Conversely, there are several important limitations of our study. First, a very detailed variable list could not be created as data systems did not capture characteristics such as symptoms, duration of symptoms, or reasons for not undergoing PCI or other cardiac procedures. However, even with a lean variable list we uncovered several important observations that can then be evaluated comprehensively in a prospective manner. Second, although these data encompass a diverse population cohort, this study is still restricted to a single centre, and may not be generalizable to the entire country. However, it reports on one of the few large-scale electronic health care systems in the country. In-hospital AMI mortality at AKUH may be lower than other health facilities in Pakistan related to variability of capacity in rural and urban set ups.
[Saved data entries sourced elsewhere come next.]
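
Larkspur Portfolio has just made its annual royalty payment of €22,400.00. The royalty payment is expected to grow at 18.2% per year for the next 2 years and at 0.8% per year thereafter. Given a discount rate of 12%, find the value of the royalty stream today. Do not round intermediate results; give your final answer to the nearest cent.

€273126.43

D_1 = 26476.80000
D_2 = 31295.57760
Terminal value at year 2: TV = D_2×(1+g_2)/(r−g_2) = 31545.94222/0.112 = 281660.19840
P_0 = D_1/(1+r)^1 + D_2/(1+r)^2 + TV/(1+r)^2
    = 23640.00000 + 24948.64286 + 224537.78571 = 273126.42857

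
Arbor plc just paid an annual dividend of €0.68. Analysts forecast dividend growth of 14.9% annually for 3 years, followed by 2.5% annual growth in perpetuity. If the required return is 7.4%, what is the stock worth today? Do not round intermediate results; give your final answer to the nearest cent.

€19.76

D_1 = 0.78132
D_2 = 0.89774
D_3 = 1.03150
Terminal value at year 3: TV = D_3×(1+g_2)/(r−g_2) = 1.05729/0.049 = 21.57728
P_0 = D_1/(1+r)^1 + D_2/(1+r)^2 + D_3/(1+r)^3 + TV/(1+r)^3
    = 0.72749 + 0.77829 + 0.83264 + 17.41742 = 19.75584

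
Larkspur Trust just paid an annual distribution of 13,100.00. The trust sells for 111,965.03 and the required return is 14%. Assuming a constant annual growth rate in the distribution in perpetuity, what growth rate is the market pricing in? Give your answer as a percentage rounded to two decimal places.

P = D₀(1+g)/(r−g) ⇒ P(r−g) = D₀(1+g) ⇒ g(P+D₀) = P·r − D₀
g = (P·r − D₀)/(P + D₀) = (111,965.03×0.14 − 13,100.00) / (111,965.03 + 13,100.00) = 0.020590

2.06%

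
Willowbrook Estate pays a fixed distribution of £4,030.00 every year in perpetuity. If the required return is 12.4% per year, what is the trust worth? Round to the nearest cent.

£32500.00

Level perpetuity: PV = C / r = £4,030.00 / 0.124 = £32,500.00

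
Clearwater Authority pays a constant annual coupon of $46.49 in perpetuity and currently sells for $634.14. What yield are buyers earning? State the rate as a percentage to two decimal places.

7.33%

P = C/r ⇒ r = C/P = $46.49/$634.14 = 0.073312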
Third, we are unable to make causal associations with the observed temporal trends in mortality. While we can speculate that an increase in revascularization, coupled with adoption of guideline directed medical therapy, has likely played an important role, we cannot comment on adequacy of either therapy. Fourth, we are unable to account for miscoding (if any) of type 2 MI as a primary diagnosis; however, it is likely that this is a small number in the overall cohort.

Conclusions

AMI presentations and patterns have changed over the last three decades, with a decline in in-hospital mortality in Pakistan. But there are still several care areas such as the use of PCI that need to be further investigated and improved upon. The use of large electronic data to gain insights about disease patterns is feasible in low-middle income countries.